A two-man panhandling team worked the MBTA Red Line on Monday evening.
One was dressed in full Army fatigues: BDUs, boots, cover, duffel bag slung over the shoulder. His jacket had a tag that said “U.S. ARMY” and a flag on one shoulder, but no other patches or insignia. As soon as the doors closed at Park Street, he began asking people for money. He claimed he needed bus fare to Philadelphia, but the amount he asked for kept changing.
The other boarded at the same time. Mid-twenties, dark hair short but not buzzed. “I got a few bucks for you,” he said. “I used to be’na Army.” He slouched in his seat. The jeans he wore had no crotch to them; just a ragged hole showing his faded briefs.
“Bet if everyone on this train pitched in a buck,” the crotchless man said, “you’d have bus fare.”
The complete lack of insignia on the Army man’s fatigues were one sign: no skill badges, no shoulder tab, no name tape. But even before I considered that, I had these two pegged as panhandlers. There’s that odd tone that beggars have, the combination of pleading and righteousness (“I just needa coupla bucks”). People who are genuinely entitled to money are more angry; people who are genuinely desperate are more tearful.
The two of them rode three stops, from Park Street to Central Square. As the train entered the station, the man in the wrecked jeans got up. He beckoned the man in fatigues with two quick fingers and stepped off the train. Maybe they were going to do the same routine inbound, although you have to pay to cross the tracks at Central.

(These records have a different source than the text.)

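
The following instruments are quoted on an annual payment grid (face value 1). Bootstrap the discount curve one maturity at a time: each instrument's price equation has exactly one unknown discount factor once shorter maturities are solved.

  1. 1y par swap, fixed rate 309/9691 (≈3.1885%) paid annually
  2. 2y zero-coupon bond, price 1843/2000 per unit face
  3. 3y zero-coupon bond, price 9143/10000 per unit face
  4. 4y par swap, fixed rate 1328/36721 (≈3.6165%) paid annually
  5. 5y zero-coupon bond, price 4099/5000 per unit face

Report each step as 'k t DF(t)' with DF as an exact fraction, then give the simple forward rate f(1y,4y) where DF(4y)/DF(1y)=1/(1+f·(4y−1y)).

1 1 9691/10000
2 2 1843/2000
3 3 9143/10000
4 4 542/625
5 5 4099/5000
f(1y,4y) = ((9691/10000)/(542/625) − 1)/(3) = 1019/26016 ≈ 3.9168%

step 1 [1y] swap r/1=309/9691: DF=(1 − 309/9691·(0))/(1+309/9691) = 9691/10000 ≈ 0.969100
step 2 [2y] zero: DF = P = 1843/2000 ≈ 0.921500
step 3 [3y] zero: DF = P = 9143/10000 ≈ 0.914300
step 4 [4y] swap r/1=1328/36721: DF=(1 − 1328/36721·(0.969100+0.921500+0.914300))/(1+1328/36721) = 542/625 ≈ 0.867200
step 5 [5y] zero: DF = P = 4099/5000 ≈ 0.819800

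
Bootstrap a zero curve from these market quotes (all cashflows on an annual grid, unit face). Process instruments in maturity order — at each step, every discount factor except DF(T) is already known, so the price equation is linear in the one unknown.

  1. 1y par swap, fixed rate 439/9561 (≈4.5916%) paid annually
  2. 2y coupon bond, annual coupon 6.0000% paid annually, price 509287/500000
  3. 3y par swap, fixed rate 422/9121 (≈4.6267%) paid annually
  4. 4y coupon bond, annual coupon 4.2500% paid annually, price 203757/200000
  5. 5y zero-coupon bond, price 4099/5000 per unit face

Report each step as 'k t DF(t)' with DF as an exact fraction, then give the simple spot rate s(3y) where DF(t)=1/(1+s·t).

step 1 [1y] swap r/1=439/9561: DF=(1 − 439/9561·(0))/(1+439/9561) = 9561/10000 ≈ 0.956100
step 2 [2y] bond c/1=3/50: DF=(509287/500000 − 3/50·(0.956100))/(1+3/50) = 2267/2500 ≈ 0.906800
step 3 [3y] swap r/1=422/9121: DF=(1 − 422/9121·(0.956100+0.906800))/(1+422/9121) = 4367/5000 ≈ 0.873400
step 4 [4y] bond c/1=17/400: DF=(203757/200000 − 17/400·(0.956100+0.906800+0.873400))/(1+17/400) = 8657/10000 ≈ 0.865700
step 5 [5y] zero: DF = P = 4099/5000 ≈ 0.819800

1 1 9561/10000
2 2 2267/2500
3 3 4367/5000
4 4 8657/10000
5 5 4099/5000
s(3y) = (1/(4367/5000) − 1)/(3) = 211/4367 ≈ 4.8317%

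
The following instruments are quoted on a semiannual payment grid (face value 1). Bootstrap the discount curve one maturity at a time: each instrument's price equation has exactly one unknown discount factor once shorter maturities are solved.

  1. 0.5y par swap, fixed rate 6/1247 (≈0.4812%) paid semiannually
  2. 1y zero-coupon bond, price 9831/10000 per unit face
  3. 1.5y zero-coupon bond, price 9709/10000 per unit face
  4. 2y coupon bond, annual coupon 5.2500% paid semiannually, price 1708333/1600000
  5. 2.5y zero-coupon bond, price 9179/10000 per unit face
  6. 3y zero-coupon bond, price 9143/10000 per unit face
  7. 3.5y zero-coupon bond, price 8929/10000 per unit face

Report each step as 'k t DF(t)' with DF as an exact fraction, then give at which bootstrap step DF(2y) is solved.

step 1 [0.5y] swap r/2=3/1247: DF=(1 − 3/1247·(0))/(1+3/1247) = 1247/1250 ≈ 0.997600
step 2 [1y] zero: DF = P = 9831/10000 ≈ 0.983100
step 3 [1.5y] zero: DF = P = 9709/10000 ≈ 0.970900
step 4 [2y] bond c/2=21/800: DF=(1708333/1600000 − 21/800·(0.997600+0.983100+0.970900))/(1+21/800) = 9649/10000 ≈ 0.964900
step 5 [2.5y] zero: DF = P = 9179/10000 ≈ 0.917900
step 6 [3y] zero: DF = P = 9143/10000 ≈ 0.914300
step 7 [3.5y] zero: DF = P = 8929/10000 ≈ 0.892900

1 1/2 1247/1250
2 1 9831/10000
3 3/2 9709/10000
4 2 9649/10000
5 5/2 9179/10000
6 3 9143/10000
7 7/2 8929/10000
DF(2y) is solved at step 4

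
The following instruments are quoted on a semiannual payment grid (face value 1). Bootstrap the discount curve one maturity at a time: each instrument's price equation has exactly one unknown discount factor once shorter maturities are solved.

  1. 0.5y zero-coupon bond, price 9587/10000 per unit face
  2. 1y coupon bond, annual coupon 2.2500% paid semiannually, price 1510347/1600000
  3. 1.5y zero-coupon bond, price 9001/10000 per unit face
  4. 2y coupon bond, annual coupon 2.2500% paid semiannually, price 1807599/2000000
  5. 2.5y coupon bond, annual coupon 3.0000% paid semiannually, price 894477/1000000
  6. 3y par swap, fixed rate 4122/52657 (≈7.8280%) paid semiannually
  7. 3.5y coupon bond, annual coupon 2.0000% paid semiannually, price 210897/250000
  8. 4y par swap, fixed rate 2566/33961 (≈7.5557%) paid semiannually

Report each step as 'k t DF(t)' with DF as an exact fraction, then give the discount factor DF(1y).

step 1 [0.5y] zero: DF = P = 9587/10000 ≈ 0.958700
step 2 [1y] bond c/2=9/800: DF=(1510347/1600000 − 9/800·(0.958700))/(1+9/800) = 2307/2500 ≈ 0.922800
step 3 [1.5y] zero: DF = P = 9001/10000 ≈ 0.900100
step 4 [2y] bond c/2=9/800: DF=(1807599/2000000 − 9/800·(0.958700+0.922800+0.900100))/(1+9/800) = 2157/2500 ≈ 0.862800
step 5 [2.5y] bond c/2=3/200: DF=(894477/1000000 − 3/200·(0.958700+0.922800+0.900100+0.862800))/(1+3/200) = 4137/5000 ≈ 0.827400
step 6 [3y] swap r/2=2061/52657: DF=(1 − 2061/52657·(0.958700+0.922800+0.900100+0.862800+0.827400))/(1+2061/52657) = 7939/10000 ≈ 0.793900
step 7 [3.5y] bond c/2=1/100: DF=(210897/250000 − 1/100·(0.958700+0.922800+0.900100+0.862800+0.827400+0.793900))/(1+1/100) = 7831/10000 ≈ 0.783100
step 8 [4y] swap r/2=1283/33961: DF=(1 − 1283/33961·(0.958700+0.922800+0.900100+0.862800+0.827400+0.793900+0.783100))/(1+1283/33961) = 3717/5000 ≈ 0.743400

1 1/2 9587/10000
2 1 2307/2500
3 3/2 9001/10000
4 2 2157/2500
5 5/2 4137/5000
6 3 7939/10000
7 7/2 7831/10000
8 4 3717/5000
DF(1y) = 2307/2500 ≈ 0.922800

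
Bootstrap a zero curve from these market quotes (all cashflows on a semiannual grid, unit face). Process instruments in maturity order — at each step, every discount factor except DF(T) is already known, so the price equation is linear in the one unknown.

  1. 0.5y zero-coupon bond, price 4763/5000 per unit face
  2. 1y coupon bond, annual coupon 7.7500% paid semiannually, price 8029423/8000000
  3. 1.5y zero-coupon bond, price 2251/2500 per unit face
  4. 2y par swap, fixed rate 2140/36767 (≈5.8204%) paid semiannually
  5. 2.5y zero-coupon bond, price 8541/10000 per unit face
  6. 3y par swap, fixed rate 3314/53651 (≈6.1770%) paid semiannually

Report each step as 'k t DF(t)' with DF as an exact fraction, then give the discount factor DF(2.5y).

1 1/2 4763/5000
2 1 9307/10000
3 3/2 2251/2500
4 2 893/1000
5 5/2 8541/10000
6 3 8343/10000
DF(2.5y) = 8541/10000 ≈ 0.854100

step 1 [0.5y] zero: DF = P = 4763/5000 ≈ 0.952600
step 2 [1y] bond c/2=31/800: DF=(8029423/8000000 − 31/800·(0.952600))/(1+31/800) = 9307/10000 ≈ 0.930700
step 3 [1.5y] zero: DF = P = 2251/2500 ≈ 0.900400
step 4 [2y] swap r/2=1070/36767: DF=(1 − 1070/36767·(0.952600+0.930700+0.900400))/(1+1070/36767) = 893/1000 ≈ 0.893000
step 5 [2.5y] zero: DF = P = 8541/10000 ≈ 0.854100
step 6 [3y] swap r/2=1657/53651: DF=(1 − 1657/53651·(0.952600+0.930700+0.900400+0.893000+0.854100))/(1+1657/53651) = 8343/10000 ≈ 0.834300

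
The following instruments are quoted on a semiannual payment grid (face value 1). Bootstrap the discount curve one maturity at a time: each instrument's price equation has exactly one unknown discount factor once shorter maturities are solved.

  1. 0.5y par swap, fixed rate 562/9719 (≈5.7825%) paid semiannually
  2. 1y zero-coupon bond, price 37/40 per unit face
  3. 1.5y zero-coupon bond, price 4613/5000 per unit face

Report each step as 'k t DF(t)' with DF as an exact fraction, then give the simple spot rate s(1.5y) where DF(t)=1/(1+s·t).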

A tweaker in surplus Army fatigues pleading for a fix bothers me in a way that your other Red Line panhandlers don’t. Not because I think it tarnishes the reputation of the Armed Services. It’s not my Army, and the people I know who’ve served will tell you there are plenty of tweakers in uniform.
It bothers me because it exploits such a dominant social trend. Most civilians can’t disrespect a man in uniform. They just don’t have it in them. So when a man in anonymous BDUs says he just needs a few bucks for bus fare, our first reaction – ignore him – gets overwritten.
I’m surprised we don’t see it more often.